Percula Clownfish are preyed upon by a variety of large predators including the Panther Grouper. They are also preyed on by both juvenile and adult lionfish, the blue-lined octopus, several species of butterflyfishes such as black banded butterflyfish, speckled butterflyfish, yellow tangs, and a variety of larger predatory fishes including the red snapper, barracuda, black-tailed grouper, and king mackerel.

Does it make good pets?

Percula Clownfish make good pets. They are reef safe and will not bother corals or invertebrates in the tank but they can be territorial around other clownfish of their own kind which should be considered if obtaining more than one percula clownfish, as it could lead to a long-term dominance battle between them that may kill one or both of them.

Signs of a healthy fish

If you want to know if your fish is happy, look for the following signs:

  • The fins are erect and motionless. The eyes seem clear. There’s no white mucus around the mouth.
  • It darts from one side of its tank or habitat to another with a burst of speed that it seems reluctant to repeat.
  • It darts away from your hand as you reach into the water, but doesn’t dart back to its original hiding place.

If these signs aren’t visible, then there’s a strong chance that something is wrong and could be life-threatening for your fish.
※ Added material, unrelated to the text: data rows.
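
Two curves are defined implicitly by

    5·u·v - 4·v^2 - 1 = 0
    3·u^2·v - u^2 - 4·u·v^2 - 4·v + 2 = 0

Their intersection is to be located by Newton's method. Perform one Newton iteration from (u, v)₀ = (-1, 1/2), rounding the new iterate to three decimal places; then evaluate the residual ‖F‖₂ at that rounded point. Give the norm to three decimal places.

1.414

At (-1, 1/2): F = (-4.500, 1.500).
Jacobian J = [[5·v, 5·u - 8·v], [6·u·v - 2·u - 4·v^2, 3·u^2 - 8·u·v - 4]].
At the point, J = [[2.500, -9.000], [-2.000, 3.000]] (det J = -10.500).
Solving J·Δ = −F gives Δ = (0.000, -0.500).
Then the next iterate is (u, v)₁ = (-1.000, 0.000).
Re-evaluating at (-1.000, 0.000): F = (-1.000, 1.000), so ‖F‖₂ = 1.414.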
Here are some other things to look for:

  • The body is not erect and motionless
  • The fins are drooping or clamped against the body. The eyes seem cloudy, with a white to yellow mucus around their mouth. It may be hiding in one spot, staying unusually still all day long

Conclusion

The percula clownfish is a medium-sized fish that does well in captivity. One of the most important things to be aware of when you purchase this species is they are omnivores and will need feedings from both plant-based foods and meaty fishes like brine shrimp or blood worms.